Bigo's Kiss / Homage to Rodin

In 2008, the Musée des Beaux-Arts de Nice decided to dynamically bring the fine arts closer to everyday life and to invite contemporary art in particular to revisit the works in its collection.

On the occasion of the "Matisse-Rodin" exhibition, Véronique Bigo, for her third journey through the museum's collection, focuses on Auguste Rodin’s works and offers, this time, her interpretation of the famous Kiss. In the eyes of the painter of objects, the mouth, symbol of desire, gains independence and becomes the autonomous and mutant object of a new series of  realizations.

 

Bigo's Kiss / Homage to Rodin

Contemporary views on the collection, tour “Le Baiser de Bigo / Hommage à Rodin”, Musée des Beaux-Arts de Nice - June the 20th to September the 27th, 2009

For her third journey at the Musée des Beaux-Arts of Nice, Véronique Bigo invites us to the staging and painting of his meeting with Auguste Rodin. […]

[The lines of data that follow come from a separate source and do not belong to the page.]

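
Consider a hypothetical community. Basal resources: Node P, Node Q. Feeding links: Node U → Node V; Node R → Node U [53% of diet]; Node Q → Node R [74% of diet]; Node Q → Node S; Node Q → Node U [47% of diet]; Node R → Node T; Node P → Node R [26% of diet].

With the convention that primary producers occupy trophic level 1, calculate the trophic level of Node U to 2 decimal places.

Node R: 1 + (0.74×1 + 0.26×1) = 2
Node S: 1 + 1 = 2
Node T: 1 + 2 = 3
Node U: 1 + (0.47×1 + 0.53×2) = 2.53
Node V: 1 + 2.53 = 3.53

2.53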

Provocative, by taking an interest in the Kiss, she pretends to let the Master choose the subject of their meeting. But this is for better to turning away from academic exegesis.

She avoids addressing the great Rodin to better joke with Auguste, who she quickly got rid of the heavy coats made by the history of art and the academic institution. By joking, she has fun bringing this devourer of woman off the artistically marked paths of amorous passion to engage in those of the passion for pleasure.

She answers to the magnificent sculpture of the Kiss by a smiling, and somewhat exciting, accumulation of mouths. She turns the pathos of this  imaginary kiss into a very physical and jubilant affair of lips.

Véronique Bigo has chosen to avoid the paraphrase of the master to better underline her freedom of being and artist and a woman. [...].

Provocative without being aggressive, these drawings of mouths incite us to reinvent our relationship with their forms, with their materials and their realities. Sketched, reduced to a few lines, none of these mouths is necessary. Their unreal transparency questions us, without dictating an expected answer. Isolated from any context, whether it is a face or a narrative composition, they destabilize by the incongruous force of their presence. The material that Véronique Bigo shows us is there to stimulate our idea of ​​the pleasure of kissing.

On guard, sparkling and spiritual, we can bet that Véronique Bigo's free discussion, far from shocking Rodin, has allowed him to meet a new expression of modernity, with a smile of pleasure.

 

Brice d'Antras art and design critic, Paris, 2008

Texts taken from the flyer “Contemporary views on the 2008-2009 collection”, Musée des Beaux-Arts de Nice.